Friday 29 July 2011

Music to make the Brain quiver

Plug into some good quality speakers, turn up the volume. I've begun listening to music lying on the floor with one speaker on either side of my head, and am adamant it's the best way aside from mega headphones to absorb music. (The visuals, though nice are entirely unrelated to the purpose of this). Close your eyes and listen. Feel.

Anything?

As a narrative there isn't much going on, and admittedly it comes to a rather untimely and abrupt ending. It is, as a song unsatisfying but for me there is something much more powerful. There is a deep and kind of uncomfortable murmuring in the sound. The sound of being able to feel your insides. Vibrations. Layers of mixed up rhythms and beats that pull into a suffocating chest tightening bass, that makes me feel even now 10 minutes after listening, a bit nauseous. I almost turn it off every time. I'm quite sure this won't happen to everybody, but I'm also sure that it isn't just me. 

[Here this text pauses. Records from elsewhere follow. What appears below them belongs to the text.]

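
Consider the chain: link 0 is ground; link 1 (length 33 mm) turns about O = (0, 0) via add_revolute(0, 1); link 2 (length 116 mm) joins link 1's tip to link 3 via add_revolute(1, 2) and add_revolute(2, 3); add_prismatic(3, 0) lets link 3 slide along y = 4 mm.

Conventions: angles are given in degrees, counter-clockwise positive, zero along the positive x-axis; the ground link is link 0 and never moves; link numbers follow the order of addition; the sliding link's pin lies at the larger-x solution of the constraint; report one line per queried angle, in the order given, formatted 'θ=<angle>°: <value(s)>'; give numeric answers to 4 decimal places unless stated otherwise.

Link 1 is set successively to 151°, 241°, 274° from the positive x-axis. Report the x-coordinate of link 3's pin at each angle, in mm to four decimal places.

geometry: r = 33 mm, L = 116 mm, e = 4 mm
θ=151°: crank pin P = (r cos θ, r sin θ) = (-28.862450, 15.998717)
θ=151°: h = r sin θ − e = 15.998717 − 4 = 11.998717
θ=151°: x = r cos θ + √(L² − h²) = -28.862450 + 115.377774 = 86.515324
θ=241°: crank pin P = (r cos θ, r sin θ) = (-15.998717, -28.862450)
θ=241°: h = r sin θ − e = -28.862450 − 4 = -32.862450
θ=241°: x = r cos θ + √(L² − h²) = -15.998717 + 111.247739 = 95.249021
θ=274°: crank pin P = (r cos θ, r sin θ) = (2.301964, -32.919614)
θ=274°: h = r sin θ − e = -32.919614 − 4 = -36.919614
θ=274°: x = r cos θ + √(L² − h²) = 2.301964 + 109.967914 = 112.269878

θ=151°: 86.5153
θ=241°: 95.2490
θ=274°: 112.2699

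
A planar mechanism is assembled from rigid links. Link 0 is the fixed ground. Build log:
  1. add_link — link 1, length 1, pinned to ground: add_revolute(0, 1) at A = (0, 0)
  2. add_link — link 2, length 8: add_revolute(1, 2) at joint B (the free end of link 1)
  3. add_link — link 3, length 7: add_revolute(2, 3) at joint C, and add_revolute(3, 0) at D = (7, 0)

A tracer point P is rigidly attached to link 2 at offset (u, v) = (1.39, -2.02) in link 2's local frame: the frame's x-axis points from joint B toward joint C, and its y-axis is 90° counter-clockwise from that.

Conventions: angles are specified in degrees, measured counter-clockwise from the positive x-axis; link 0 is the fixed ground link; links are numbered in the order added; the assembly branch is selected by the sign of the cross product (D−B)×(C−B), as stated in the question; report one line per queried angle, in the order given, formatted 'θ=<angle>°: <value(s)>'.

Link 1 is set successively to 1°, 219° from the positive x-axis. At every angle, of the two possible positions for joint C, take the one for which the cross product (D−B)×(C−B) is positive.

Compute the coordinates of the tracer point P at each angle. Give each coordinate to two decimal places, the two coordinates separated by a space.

A=(0,0), D=(7.00,0)
θ=1°: B = A + 1.00·(cos1°, sin1°) = (0.9998, 0.0175)
θ=1°: |BD| = 6.0002
θ=1°: circle(B,8.00) ∩ circle(D,7.00): a=4.2501, h=6.7777
θ=1°:   candidates: C₊=(5.2696,6.7828) cross=40.667; C₋=(5.2302,-6.7726) cross=-40.667
θ=1°:   branch + wants cross > 0 → take C=(5.2696,6.7828) (cross=40.667)
θ=1°: ex = (C−B)/|BC| = (0.5337,0.8457); ey = (-0.8457,0.5337)
θ=1°: P = B + 1.39·ex + -2.02·ey = (3.4500,0.1148)
θ=219°: B = A + 1.00·(cos219°, sin219°) = (-0.7771, -0.6293)
θ=219°: |BD| = 7.8026
θ=219°: circle(B,8.00) ∩ circle(D,7.00): a=4.8625, h=6.3526
θ=219°:   candidates: C₊=(3.5571,6.0948) cross=49.567; C₋=(4.5819,-6.5691) cross=-49.567
θ=219°:   branch + wants cross > 0 → take C=(3.5571,6.0948) (cross=49.567)
θ=219°: ex = (C−B)/|BC| = (0.5418,0.8405); ey = (-0.8405,0.5418)
θ=219°: P = B + 1.39·ex + -2.02·ey = (1.6738,-0.5554)

θ=1°: 3.45 0.11
θ=219°: 1.67 -0.56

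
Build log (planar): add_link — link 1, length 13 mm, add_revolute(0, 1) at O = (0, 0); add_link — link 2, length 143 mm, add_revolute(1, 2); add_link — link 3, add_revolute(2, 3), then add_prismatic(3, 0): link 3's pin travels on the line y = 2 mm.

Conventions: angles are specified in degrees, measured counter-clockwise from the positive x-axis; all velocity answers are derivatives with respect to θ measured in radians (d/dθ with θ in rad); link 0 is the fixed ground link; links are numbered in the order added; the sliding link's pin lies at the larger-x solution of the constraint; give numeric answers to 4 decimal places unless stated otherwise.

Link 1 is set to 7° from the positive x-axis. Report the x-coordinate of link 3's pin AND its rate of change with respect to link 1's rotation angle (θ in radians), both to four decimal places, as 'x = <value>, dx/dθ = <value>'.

geometry: r = 13 mm, L = 143 mm, e = 2 mm
crank pin P = (r cos θ, r sin θ) = (12.903100, 1.584301)
h = r sin θ − e = 1.584301 − 2 = -0.415699
x = r cos θ + √(L² − h²) = 12.903100 + 142.999396 = 155.902496
dx/dθ = −r sin θ − h·r cos θ/√(L² − h²) (θ in radians; h = -0.415699) = -1.546792

x = 155.9025, dx/dθ = -1.5468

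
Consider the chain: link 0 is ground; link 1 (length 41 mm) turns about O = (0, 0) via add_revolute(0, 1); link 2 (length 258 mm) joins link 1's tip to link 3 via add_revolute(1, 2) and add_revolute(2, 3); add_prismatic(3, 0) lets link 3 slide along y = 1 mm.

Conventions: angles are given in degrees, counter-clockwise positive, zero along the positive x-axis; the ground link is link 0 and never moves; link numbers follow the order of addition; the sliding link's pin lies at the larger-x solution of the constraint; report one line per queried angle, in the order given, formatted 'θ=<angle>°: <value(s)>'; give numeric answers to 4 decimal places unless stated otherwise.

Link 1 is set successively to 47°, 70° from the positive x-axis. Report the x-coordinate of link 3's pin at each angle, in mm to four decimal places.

geometry: r = 41 mm, L = 258 mm, e = 1 mm
θ=47°: crank pin P = (r cos θ, r sin θ) = (27.961933, 29.985502)
θ=47°: h = r sin θ − e = 29.985502 − 1 = 28.985502
θ=47°: x = r cos θ + √(L² − h²) = 27.961933 + 256.366614 = 284.328547
θ=70°: crank pin P = (r cos θ, r sin θ) = (14.022826, 38.527397)
θ=70°: h = r sin θ − e = 38.527397 − 1 = 37.527397
θ=70°: x = r cos θ + √(L² − h²) = 14.022826 + 255.256135 = 269.278961

θ=47°: 284.3285
θ=70°: 269.2790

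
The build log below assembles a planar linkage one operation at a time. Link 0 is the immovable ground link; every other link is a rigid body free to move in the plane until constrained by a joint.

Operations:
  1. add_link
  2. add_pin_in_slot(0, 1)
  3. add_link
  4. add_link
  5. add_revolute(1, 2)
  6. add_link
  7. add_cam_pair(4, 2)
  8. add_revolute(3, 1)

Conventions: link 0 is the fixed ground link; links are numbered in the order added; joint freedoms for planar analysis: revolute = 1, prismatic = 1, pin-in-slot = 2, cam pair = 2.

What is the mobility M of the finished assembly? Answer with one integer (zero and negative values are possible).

link 0 = ground. State L|J1|J2 = 1|0|0
+link1  2|0|0
PS(0,1) f=2→J2  2|0|1
+link2  3|0|1
+link3  4|0|1
R(1,2) f=1→J1  4|1|1
+link4  5|1|1
C(4,2) f=2→J2  5|1|2
R(3,1) f=1→J1  5|2|2
M = 3(5−1)−2·2−2 = 12−4−2 = 6

M = 6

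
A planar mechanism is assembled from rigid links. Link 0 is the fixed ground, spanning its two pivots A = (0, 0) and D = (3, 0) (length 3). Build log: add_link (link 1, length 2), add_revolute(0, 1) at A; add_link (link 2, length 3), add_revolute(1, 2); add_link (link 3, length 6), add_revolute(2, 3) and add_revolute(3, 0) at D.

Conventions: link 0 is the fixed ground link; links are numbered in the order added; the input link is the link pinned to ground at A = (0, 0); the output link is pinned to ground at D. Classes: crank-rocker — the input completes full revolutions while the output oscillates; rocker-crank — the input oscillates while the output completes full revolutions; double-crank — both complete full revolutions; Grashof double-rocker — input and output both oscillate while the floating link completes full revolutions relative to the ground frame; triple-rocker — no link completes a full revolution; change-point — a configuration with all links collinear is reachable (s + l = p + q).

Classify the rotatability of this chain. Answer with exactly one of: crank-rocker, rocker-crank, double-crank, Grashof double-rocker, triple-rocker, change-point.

lengths: ground=3, input=2, coupler=3, output=6
sorted: s=2 (shortest), l=6 (longest), p+q=6
s + l = 8 vs p + q = 6
s + l > p + q → non-Grashof → no link fully rotates → triple-rocker

triple-rocker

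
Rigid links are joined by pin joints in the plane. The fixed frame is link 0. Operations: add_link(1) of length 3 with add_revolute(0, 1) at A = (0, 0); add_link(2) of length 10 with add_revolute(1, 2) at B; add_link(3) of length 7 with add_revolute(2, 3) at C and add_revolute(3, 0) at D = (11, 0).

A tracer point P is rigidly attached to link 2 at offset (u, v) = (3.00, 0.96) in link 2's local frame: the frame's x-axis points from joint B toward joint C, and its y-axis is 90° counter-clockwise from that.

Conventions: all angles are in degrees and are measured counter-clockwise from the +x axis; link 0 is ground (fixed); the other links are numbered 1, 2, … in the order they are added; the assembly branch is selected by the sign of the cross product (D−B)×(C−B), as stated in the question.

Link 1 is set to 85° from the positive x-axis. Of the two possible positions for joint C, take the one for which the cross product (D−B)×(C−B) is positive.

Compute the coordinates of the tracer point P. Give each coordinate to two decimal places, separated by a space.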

There is something interesting in this song, I don't know what yet but I think it could be important to us as experience designers to find out.

I heard this song the the other week whilst lost in an internet wandering and it stuck me as one of those song that stays lodged in your sub surface being for years. A little reading led me to an article on Sean Paul's song Temperature causing a girl to lapse into epileptic seizures. The article questions whether the seizures are related to the music's rhythm generating a pattern of rhythmic activity in the brain, and that rhythm being similar to a negative pattern that your brain has a tendency toward, this could, the article proposes cause the brain to create a particular associations and actions with a type of music.

Here I guess begins a new blip on my radar, music that makes the heart quiver, it began with the Opera Project earlier this year, and remains an unsolved mystery.